摘 要
本論文主要利用IC圖案化製程，製作金屬內連線引洞(Vias)的結構再使用微波電漿化學氣相沉積(Microwave Plasma Chemical Vapor Deposition, MPCVD)，以Ta的良好特性當作催化劑Ni的阻障層及上下電極，成長多壁奈米碳管(Multi-wall Carbon Nanotube, MWCNT)來當做積體電路中內連線的材料。

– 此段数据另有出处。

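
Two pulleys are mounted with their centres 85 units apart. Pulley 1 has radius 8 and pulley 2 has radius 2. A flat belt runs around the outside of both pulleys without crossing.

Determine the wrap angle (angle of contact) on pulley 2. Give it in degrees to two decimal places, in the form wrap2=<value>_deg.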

本實驗配合掃描式電子顯微鏡(SEM)、拉曼光譜儀(Raman Spectroscopy)和I-V量測儀，探討在基板400oC下不同製程參數對 奈米碳管的型態及電性的影響。結果發現在不同前處理電漿功率與不同前處理時間的參數中，當前處理電漿功率越大、前處理時間越長，奈米碳管的直徑會減小、密度會增大，結構的電阻值會降低。在不同成長電漿功率的參數中，奈米碳管的石墨化程度隨著成長電漿功率的增加而上升，結構的電阻值也因奈米碳管石墨化程度越好而下降。而在不同甲烷流量比例的參數中，15%的甲烷流量比例擁有最好的石墨化程度，以及最低的結構電阻值。實驗中還利用不同的溫度量測奈米碳管的電性，探討溫度對奈米碳管電性的影響，結果觀察到奈米碳管的電阻會隨著溫度下降而增加。最後以Ta和TiN做為阻障層探討奈米碳管的型態，發現利用Ta為阻障層，成長奈米碳管，其直徑會較TiN阻障層來的小。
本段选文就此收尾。